Descobrimos que existem componentes sociais e históricos na identidade sexual —exemplo de avanço no entendimento da realidade— e daí concluímos que sabemos como manipular tais componentes e organizá-los melhor do que estavam organizados até então.

Descobrimos que há furos na fundamentação das crenças religiosas —outro exemplo de avanço no entendimento da realidade— e daí concluímos que destruindo a religião faremos pessoas mais felizes e melhores.

Inventamos a ciência moderna —outro exemplo de avanço no entendimento da realidade— e daí concluímos que cientistas são pessoas mais inteligentes e livres de viés cognitivo como outros mortais.

Mergulhemos mais fundo na história. A filosofia foi inventada na Grécia antiga —grosso modo, a partir do século 5º a.C.—, daí concluímos que esse fato fez bem para Grécia de então e produziu um melhor entendimento da realidade e melhores ações nos gregos a partir de então.
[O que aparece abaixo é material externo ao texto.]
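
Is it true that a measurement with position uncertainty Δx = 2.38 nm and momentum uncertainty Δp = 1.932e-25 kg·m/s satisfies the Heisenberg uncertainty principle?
Yes, it satisfies the uncertainty principle.

Calculate the product ΔxΔp:
ΔxΔp = (2.380e-09 m) × (1.932e-25 kg·m/s)
ΔxΔp = 4.598e-34 J·s

Compare to the minimum allowed value ℏ/2:
ℏ/2 = 5.273e-35 J·s

Since ΔxΔp = 4.598e-34 J·s ≥ 5.273e-35 J·s = ℏ/2,
the measurement satisfies the uncertainty principle.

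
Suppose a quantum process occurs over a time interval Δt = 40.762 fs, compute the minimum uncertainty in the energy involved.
8.074 meV

Using the energy-time uncertainty principle:
ΔEΔt ≥ ℏ/2

The minimum uncertainty in energy is:
ΔE_min = ℏ/(2Δt)
ΔE_min = (1.055e-34 J·s) / (2 × 4.076e-14 s)
ΔE_min = 1.294e-21 J = 8.074 meV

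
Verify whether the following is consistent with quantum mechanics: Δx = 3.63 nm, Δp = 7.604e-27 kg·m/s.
No, it violates the uncertainty principle (impossible measurement).

Calculate the product ΔxΔp:
ΔxΔp = (3.630e-09 m) × (7.604e-27 kg·m/s)
ΔxΔp = 2.760e-35 J·s

Compare to the minimum allowed value ℏ/2:
ℏ/2 = 5.273e-35 J·s

Since ΔxΔp = 2.760e-35 J·s < 5.273e-35 J·s = ℏ/2,
the measurement violates the uncertainty principle.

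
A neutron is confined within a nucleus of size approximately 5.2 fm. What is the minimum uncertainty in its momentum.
1.014 × 10^-20 kg·m/s

Using the Heisenberg uncertainty principle:
ΔxΔp ≥ ℏ/2

With Δx ≈ L = 5.200e-15 m (the confinement size):
Δp_min = ℏ/(2Δx)
Δp_min = (1.055e-34 J·s) / (2 × 5.200e-15 m)
Δp_min = 1.014e-20 kg·m/s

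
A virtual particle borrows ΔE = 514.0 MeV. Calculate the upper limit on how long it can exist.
6.403 × 10^-25 s

Using the energy-time uncertainty principle:
ΔEΔt ≥ ℏ/2

For a virtual particle borrowing energy ΔE, the maximum lifetime is:
Δt_max = ℏ/(2ΔE)

Converting energy:
ΔE = 514.0 MeV = 8.235e-11 J

Δt_max = (1.055e-34 J·s) / (2 × 8.235e-11 J)
Δt_max = 6.403e-25 s = 6.403 × 10^-25 s

Virtual particles with higher borrowed energy exist for shorter times.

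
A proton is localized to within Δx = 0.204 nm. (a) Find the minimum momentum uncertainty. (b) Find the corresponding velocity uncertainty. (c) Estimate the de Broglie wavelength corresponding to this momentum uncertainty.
(a) Δp_min = 2.585 × 10^-25 kg·m/s
(b) Δv_min = 154.532 m/s
(c) λ_dB = 2.564 nm

Step-by-step:

(a) From the uncertainty principle:
Δp_min = ℏ/(2Δx) = (1.055e-34 J·s)/(2 × 2.040e-10 m) = 2.585e-25 kg·m/s

(b) The velocity uncertainty:
Δv = Δp/m = (2.585e-25 kg·m/s)/(1.673e-27 kg) = 1.545e+02 m/s = 154.532 m/s

(c) The de Broglie wavelength for this momentum:
λ = h/p = (6.626e-34 J·s)/(2.585e-25 kg·m/s) = 2.564e-09 m = 2.564 nm

Note: The de Broglie wavelength is comparable to the localization size, as expected from wave-particle duality.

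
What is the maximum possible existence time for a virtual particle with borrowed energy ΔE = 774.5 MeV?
4.249 × 10^-25 s

Using the energy-time uncertainty principle:
ΔEΔt ≥ ℏ/2

For a virtual particle borrowing energy ΔE, the maximum lifetime is:
Δt_max = ℏ/(2ΔE)

Converting energy:
ΔE = 774.5 MeV = 1.241e-10 J

Δt_max = (1.055e-34 J·s) / (2 × 1.241e-10 J)
Δt_max = 4.249e-25 s = 4.249 × 10^-25 s

Virtual particles with higher borrowed energy exist for shorter times.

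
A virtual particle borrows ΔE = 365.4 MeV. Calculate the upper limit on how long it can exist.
9.007 × 10^-25 s

Using the energy-time uncertainty principle:
ΔEΔt ≥ ℏ/2

For a virtual particle borrowing energy ΔE, the maximum lifetime is:
Δt_max = ℏ/(2ΔE)

Converting energy:
ΔE = 365.4 MeV = 5.854e-11 J

Δt_max = (1.055e-34 J·s) / (2 × 5.854e-11 J)
Δt_max = 9.007e-25 s = 9.007 × 10^-25 s

Virtual particles with higher borrowed energy exist for shorter times.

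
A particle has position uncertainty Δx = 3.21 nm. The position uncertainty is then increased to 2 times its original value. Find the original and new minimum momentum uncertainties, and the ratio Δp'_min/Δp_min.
Original Δp_min = 1.643 × 10^-26 kg·m/s; new Δp'_min = 8.213 × 10^-27 kg·m/s; ratio Δp'_min/Δp_min = 1/2.

From the uncertainty principle ΔxΔp ≥ ℏ/2, the minimum momentum uncertainty is Δp_min = ℏ/(2Δx).

Original (Δx = 3.21 nm = 3.210e-09 m):
Δp_min = (1.055e-34 J·s)/(2 × 3.210e-09 m) = 1.643e-26 kg·m/s

When Δx → 2Δx:
Δp'_min = ℏ/(2 × 2Δx) = (1/2) × ℏ/(2Δx) = (1/2) × Δp_min
Δp'_min = 1/2 × 1.643e-26 kg·m/s = 8.213e-27 kg·m/s

Since Δp_min ∝ 1/Δx, when Δx is increased to 2 times its original value, Δp_min decreases to 1/2 of its original value.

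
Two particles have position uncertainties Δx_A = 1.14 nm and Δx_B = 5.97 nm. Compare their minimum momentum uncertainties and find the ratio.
Particle A has the larger minimum momentum uncertainty, by a factor of 5.24.

For each particle, the minimum momentum uncertainty is Δp_min = ℏ/(2Δx):

Particle A: Δp_A = ℏ/(2×1.140e-09 m) = 4.625e-26 kg·m/s
Particle B: Δp_B = ℏ/(2×5.970e-09 m) = 8.832e-27 kg·m/s

Ratio: Δp_A/Δp_B = 5.24

Since Δp_min ∝ 1/Δx, the particle with smaller position uncertainty (A) has larger momentum uncertainty.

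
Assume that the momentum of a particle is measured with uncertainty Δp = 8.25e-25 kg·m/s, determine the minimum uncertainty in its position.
63.913 pm

Using the Heisenberg uncertainty principle:
ΔxΔp ≥ ℏ/2

The minimum uncertainty in position is:
Δx_min = ℏ/(2Δp)
Δx_min = (1.055e-34 J·s) / (2 × 8.250e-25 kg·m/s)
Δx_min = 6.391e-11 m = 63.913 pm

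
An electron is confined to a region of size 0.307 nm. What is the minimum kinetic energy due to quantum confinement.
101.062 meV

Using the uncertainty principle:

1. Position uncertainty: Δx ≈ 3.070e-10 m
2. Minimum momentum uncertainty: Δp = ℏ/(2Δx) = 1.718e-25 kg·m/s
3. Minimum kinetic energy:
   KE = (Δp)²/(2m) = (1.718e-25)²/(2 × 9.109e-31 kg)
   KE = 1.619e-20 J = 101.062 meV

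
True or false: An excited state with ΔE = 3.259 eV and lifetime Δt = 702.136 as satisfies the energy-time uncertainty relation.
Yes, it satisfies the uncertainty relation.

Calculate the product ΔEΔt:
ΔE = 3.259 eV = 5.221e-19 J
ΔEΔt = (5.221e-19 J) × (7.021e-16 s)
ΔEΔt = 3.666e-34 J·s

Compare to the minimum allowed value ℏ/2:
ℏ/2 = 5.273e-35 J·s

Since ΔEΔt = 3.666e-34 J·s ≥ 5.273e-35 J·s = ℏ/2,
this satisfies the uncertainty relation.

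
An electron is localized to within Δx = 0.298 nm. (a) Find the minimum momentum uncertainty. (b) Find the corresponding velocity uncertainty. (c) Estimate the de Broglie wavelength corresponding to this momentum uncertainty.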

Não parece ser a opinião de Gilbert Murray (1866-1957), historiador da religião e literatura grega antiga. Murray tem um conceito que me parece muito operacional para explicar por que experimentos como a modernidade ou a pós-modernidade não dão tão certo quanto seus adeptos imaginam que dão —ou mesmo eventos como a democracia, o teatro grego e a filosofia não implicaram nenhum grande "avanço" na vida grega antiga. Vejamos.

Na sua obra "Five Stages of Greek Religion" (cinco estágios da religião grega), Murray descreve o processo contínuo e cheio de rupturas da religião grega antiga mostrando que, ao longo dos séculos, a crença foi se desfazendo e refazendo num processo não passível de ser reproduzido racionalmente nem repetido intencionalmente.
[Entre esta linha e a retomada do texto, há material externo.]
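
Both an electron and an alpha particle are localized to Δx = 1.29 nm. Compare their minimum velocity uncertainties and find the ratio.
The electron has the larger minimum velocity uncertainty, by a ratio of 7294.3.

For both particles, Δp_min = ℏ/(2Δx) = 4.087e-26 kg·m/s (same for both).

The velocity uncertainty is Δv = Δp/m:
- electron: Δv = 4.087e-26 / 9.109e-31 = 4.487e+04 m/s = 44.871 km/s
- alpha particle: Δv = 4.087e-26 / 6.645e-27 = 6.152e+00 m/s = 6.152 m/s

Ratio: 4.487e+04 / 6.152e+00 = 7294.3

The lighter particle has larger velocity uncertainty because Δv ∝ 1/m.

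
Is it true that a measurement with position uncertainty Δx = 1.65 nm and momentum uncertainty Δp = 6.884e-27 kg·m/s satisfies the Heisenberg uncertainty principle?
No, it violates the uncertainty principle (impossible measurement).

Calculate the product ΔxΔp:
ΔxΔp = (1.650e-09 m) × (6.884e-27 kg·m/s)
ΔxΔp = 1.136e-35 J·s

Compare to the minimum allowed value ℏ/2:
ℏ/2 = 5.273e-35 J·s

Since ΔxΔp = 1.136e-35 J·s < 5.273e-35 J·s = ℏ/2,
the measurement violates the uncertainty principle.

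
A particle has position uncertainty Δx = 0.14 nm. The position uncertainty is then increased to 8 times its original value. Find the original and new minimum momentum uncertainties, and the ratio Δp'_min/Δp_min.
Original Δp_min = 3.766 × 10^-25 kg·m/s; new Δp'_min = 4.708 × 10^-26 kg·m/s; ratio Δp'_min/Δp_min = 1/8.

From the uncertainty principle ΔxΔp ≥ ℏ/2, the minimum momentum uncertainty is Δp_min = ℏ/(2Δx).

Original (Δx = 0.14 nm = 1.400e-10 m):
Δp_min = (1.055e-34 J·s)/(2 × 1.400e-10 m) = 3.766e-25 kg·m/s

When Δx → 8Δx:
Δp'_min = ℏ/(2 × 8Δx) = (1/8) × ℏ/(2Δx) = (1/8) × Δp_min
Δp'_min = 1/8 × 3.766e-25 kg·m/s = 4.708e-26 kg·m/s

Since Δp_min ∝ 1/Δx, when Δx is increased to 8 times its original value, Δp_min decreases to 1/8 of its original value.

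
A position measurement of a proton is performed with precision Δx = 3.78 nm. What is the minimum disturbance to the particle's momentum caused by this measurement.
1.395 × 10^-26 kg·m/s

The uncertainty principle implies that measuring position disturbs momentum:
ΔxΔp ≥ ℏ/2

When we measure position with precision Δx, we necessarily introduce a momentum uncertainty:
Δp ≥ ℏ/(2Δx)
Δp_min = (1.055e-34 J·s) / (2 × 3.780e-09 m)
Δp_min = 1.395e-26 kg·m/s

The more precisely we measure position, the greater the momentum disturbance.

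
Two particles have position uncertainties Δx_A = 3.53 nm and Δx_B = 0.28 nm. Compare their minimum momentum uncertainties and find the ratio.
Particle B has the larger minimum momentum uncertainty, by a factor of 12.61.

For each particle, the minimum momentum uncertainty is Δp_min = ℏ/(2Δx):

Particle A: Δp_A = ℏ/(2×3.530e-09 m) = 1.494e-26 kg·m/s
Particle B: Δp_B = ℏ/(2×2.800e-10 m) = 1.883e-25 kg·m/s

Ratio: Δp_B/Δp_A = 12.61

Since Δp_min ∝ 1/Δx, the particle with smaller position uncertainty (B) has larger momentum uncertainty.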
Eis o "conglomerado herdado" que caracteriza toda forma de ancestralidade cultural —e por cultural aqui conta-se moral, religião, política, sociedade. O termo nos leva à ideia de tempo geológico para significar que processos de constituição de conglomerados culturais herdados levam milênios para se dar e nunca terminam de se constituir. E mais: ninguém sabe sua chave de funcionamento, porque ela não existe.

Por isso que, quando acreditamos que estamos num processo de destruição de crenças, superstições, preconceitos e obsessões coletivas para reconstruir racionalmente uma cultura, damos com os burros n’água, como a crença moderna no progresso do mundo.
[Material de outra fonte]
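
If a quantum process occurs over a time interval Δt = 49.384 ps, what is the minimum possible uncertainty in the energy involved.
6.664 μeV

Using the energy-time uncertainty principle:
ΔEΔt ≥ ℏ/2

The minimum uncertainty in energy is:
ΔE_min = ℏ/(2Δt)
ΔE_min = (1.055e-34 J·s) / (2 × 4.938e-11 s)
ΔE_min = 1.068e-24 J = 6.664 μeV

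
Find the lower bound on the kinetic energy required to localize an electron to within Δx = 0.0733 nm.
1.773 eV

Localizing a particle requires giving it sufficient momentum uncertainty:

1. From uncertainty principle: Δp ≥ ℏ/(2Δx)
   Δp_min = (1.055e-34 J·s) / (2 × 7.330e-11 m)
   Δp_min = 7.194e-25 kg·m/s

2. This momentum uncertainty corresponds to kinetic energy:
   KE ≈ (Δp)²/(2m) = (7.194e-25)²/(2 × 9.109e-31 kg)
   KE = 2.840e-19 J = 1.773 eV

Tighter localization requires more energy.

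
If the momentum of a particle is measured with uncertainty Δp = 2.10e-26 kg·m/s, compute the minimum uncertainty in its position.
2.511 nm

Using the Heisenberg uncertainty principle:
ΔxΔp ≥ ℏ/2

The minimum uncertainty in position is:
Δx_min = ℏ/(2Δp)
Δx_min = (1.055e-34 J·s) / (2 × 2.100e-26 kg·m/s)
Δx_min = 2.511e-09 m = 2.511 nm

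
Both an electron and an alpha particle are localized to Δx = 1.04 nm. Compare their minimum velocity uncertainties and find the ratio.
The electron has the larger minimum velocity uncertainty, by a ratio of 7294.3.

For both particles, Δp_min = ℏ/(2Δx) = 5.070e-26 kg·m/s (same for both).

The velocity uncertainty is Δv = Δp/m:
- electron: Δv = 5.070e-26 / 9.109e-31 = 5.566e+04 m/s = 55.658 km/s
- alpha particle: Δv = 5.070e-26 / 6.645e-27 = 7.630e+00 m/s = 7.630 m/s

Ratio: 5.566e+04 / 7.630e+00 = 7294.3

The lighter particle has larger velocity uncertainty because Δv ∝ 1/m.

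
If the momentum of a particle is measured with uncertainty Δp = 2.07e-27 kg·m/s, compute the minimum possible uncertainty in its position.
25.473 nm

Using the Heisenberg uncertainty principle:
ΔxΔp ≥ ℏ/2

The minimum uncertainty in position is:
Δx_min = ℏ/(2Δp)
Δx_min = (1.055e-34 J·s) / (2 × 2.070e-27 kg·m/s)
Δx_min = 2.547e-08 m = 25.473 nm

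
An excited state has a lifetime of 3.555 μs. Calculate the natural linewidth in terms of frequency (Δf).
22.385 kHz

Using the energy-time uncertainty principle and E = hf:
ΔEΔt ≥ ℏ/2
hΔf·Δt ≥ ℏ/2

The minimum frequency uncertainty is:
Δf = ℏ/(2hτ) = 1/(4πτ)
Δf = 1/(4π × 3.555e-06 s)
Δf = 2.238e+04 Hz = 22.385 kHz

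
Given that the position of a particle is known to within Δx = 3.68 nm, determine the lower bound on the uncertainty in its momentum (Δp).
1.433 × 10^-26 kg·m/s

Using the Heisenberg uncertainty principle:
ΔxΔp ≥ ℏ/2

The minimum uncertainty in momentum is:
Δp_min = ℏ/(2Δx)
Δp_min = (1.055e-34 J·s) / (2 × 3.680e-09 m)
Δp_min = 1.433e-26 kg·m/s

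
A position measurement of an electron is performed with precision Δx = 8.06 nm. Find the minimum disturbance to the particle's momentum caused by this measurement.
6.542 × 10^-27 kg·m/s

The uncertainty principle implies that measuring position disturbs momentum:
ΔxΔp ≥ ℏ/2

When we measure position with precision Δx, we necessarily introduce a momentum uncertainty:
Δp ≥ ℏ/(2Δx)
Δp_min = (1.055e-34 J·s) / (2 × 8.060e-09 m)
Δp_min = 6.542e-27 kg·m/s

The more precisely we measure position, the greater the momentum disturbance.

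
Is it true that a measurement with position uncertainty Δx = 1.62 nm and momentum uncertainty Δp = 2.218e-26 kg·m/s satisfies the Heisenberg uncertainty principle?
No, it violates the uncertainty principle (impossible measurement).

Calculate the product ΔxΔp:
ΔxΔp = (1.620e-09 m) × (2.218e-26 kg·m/s)
ΔxΔp = 3.593e-35 J·s

Compare to the minimum allowed value ℏ/2:
ℏ/2 = 5.273e-35 J·s

Since ΔxΔp = 3.593e-35 J·s < 5.273e-35 J·s = ℏ/2,
the measurement violates the uncertainty principle.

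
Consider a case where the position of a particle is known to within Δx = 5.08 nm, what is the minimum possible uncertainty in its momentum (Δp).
1.038 × 10^-26 kg·m/s

Using the Heisenberg uncertainty principle:
ΔxΔp ≥ ℏ/2

The minimum uncertainty in momentum is:
Δp_min = ℏ/(2Δx)
Δp_min = (1.055e-34 J·s) / (2 × 5.080e-09 m)
Δp_min = 1.038e-26 kg·m/s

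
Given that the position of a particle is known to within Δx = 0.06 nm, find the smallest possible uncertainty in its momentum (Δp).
8.788 × 10^-25 kg·m/s

Using the Heisenberg uncertainty principle:
ΔxΔp ≥ ℏ/2

The minimum uncertainty in momentum is:
Δp_min = ℏ/(2Δx)
Δp_min = (1.055e-34 J·s) / (2 × 6.000e-11 m)
Δp_min = 8.788e-25 kg·m/s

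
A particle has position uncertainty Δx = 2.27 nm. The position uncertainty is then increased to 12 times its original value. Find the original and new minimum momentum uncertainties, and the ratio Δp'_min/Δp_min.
Original Δp_min = 2.323 × 10^-26 kg·m/s; new Δp'_min = 1.936 × 10^-27 kg·m/s; ratio Δp'_min/Δp_min = 1/12.

From the uncertainty principle ΔxΔp ≥ ℏ/2, the minimum momentum uncertainty is Δp_min = ℏ/(2Δx).

Original (Δx = 2.27 nm = 2.270e-09 m):
Δp_min = (1.055e-34 J·s)/(2 × 2.270e-09 m) = 2.323e-26 kg·m/s

When Δx → 12Δx:
Δp'_min = ℏ/(2 × 12Δx) = (1/12) × ℏ/(2Δx) = (1/12) × Δp_min
Δp'_min = 1/12 × 2.323e-26 kg·m/s = 1.936e-27 kg·m/s

Since Δp_min ∝ 1/Δx, when Δx is increased to 12 times its original value, Δp_min decreases to 1/12 of its original value.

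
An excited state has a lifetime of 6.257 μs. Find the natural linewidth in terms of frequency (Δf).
12.718 kHz

Using the energy-time uncertainty principle and E = hf:
ΔEΔt ≥ ℏ/2
hΔf·Δt ≥ ℏ/2

The minimum frequency uncertainty is:
Δf = ℏ/(2hτ) = 1/(4πτ)
Δf = 1/(4π × 6.257e-06 s)
Δf = 1.272e+04 Hz = 12.718 kHz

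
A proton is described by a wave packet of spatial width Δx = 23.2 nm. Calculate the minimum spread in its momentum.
2.273 × 10^-27 kg·m/s

For a wave packet, the spatial width Δx and momentum spread Δp are related by the uncertainty principle:
ΔxΔp ≥ ℏ/2

The minimum momentum spread is:
Δp_min = ℏ/(2Δx)
Δp_min = (1.055e-34 J·s) / (2 × 2.320e-08 m)
Δp_min = 2.273e-27 kg·m/s

A wave packet cannot have both a well-defined position and well-defined momentum.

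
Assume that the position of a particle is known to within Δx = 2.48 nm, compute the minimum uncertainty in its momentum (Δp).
2.126 × 10^-26 kg·m/s

Using the Heisenberg uncertainty principle:
ΔxΔp ≥ ℏ/2

The minimum uncertainty in momentum is:
Δp_min = ℏ/(2Δx)
Δp_min = (1.055e-34 J·s) / (2 × 2.480e-09 m)
Δp_min = 2.126e-26 kg·m/s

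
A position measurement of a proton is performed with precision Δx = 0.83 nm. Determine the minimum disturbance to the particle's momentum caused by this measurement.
6.353 × 10^-26 kg·m/s

The uncertainty principle implies that measuring position disturbs momentum:
ΔxΔp ≥ ℏ/2

When we measure position with precision Δx, we necessarily introduce a momentum uncertainty:
Δp ≥ ℏ/(2Δx)
Δp_min = (1.055e-34 J·s) / (2 × 8.300e-10 m)
Δp_min = 6.353e-26 kg·m/s

The more precisely we measure position, the greater the momentum disturbance.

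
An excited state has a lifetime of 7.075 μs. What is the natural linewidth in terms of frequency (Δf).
11.248 kHz

Using the energy-time uncertainty principle and E = hf:
ΔEΔt ≥ ℏ/2
hΔf·Δt ≥ ℏ/2

The minimum frequency uncertainty is:
Δf = ℏ/(2hτ) = 1/(4πτ)
Δf = 1/(4π × 7.075e-06 s)
Δf = 1.125e+04 Hz = 11.248 kHz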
O aluno de Murray, E.R. Dodds (1893-1979) suspeitava que o surgimento da filosofia grega foi um caso como esse. Começando a corroer o conglomerado herdado do ancestral grego —a religião, a moral, os costumes, as crenças, os sonhos—, a filosofia racionalista grega não conseguiu pôr "nada no lugar".

Em momentos de grandiosidade de uma civilização, seus habitantes podem experimentar a desmedida de crer que podem construir conglomerados herdados ao sabor dos seus gostos.

Nesses gostos de hoje estão os delírios de uma espiritualidade de consumo que brinca de remendar o conglomerado antigo-medieval destruído pela experiência moderna.

As sociedades não se constituem a partir de processos de engenharia social. Um conglomerado herdado é uma montanha de camadas que se superpõe em tempo geológico sem que ninguém tenha a capacidade de saber como se deu. Os deuses, os valores, os comportamentos, os afetos vão sendo "criados" ao sabor do acaso histórico das sociedades e em cada época eles parecem ser obviamente coerentes e reais para as pessoas habitantes de cada época.

Não temos a mínima ideia de como chegamos a acreditar no que acreditamos nem valorizar o que valorizamos.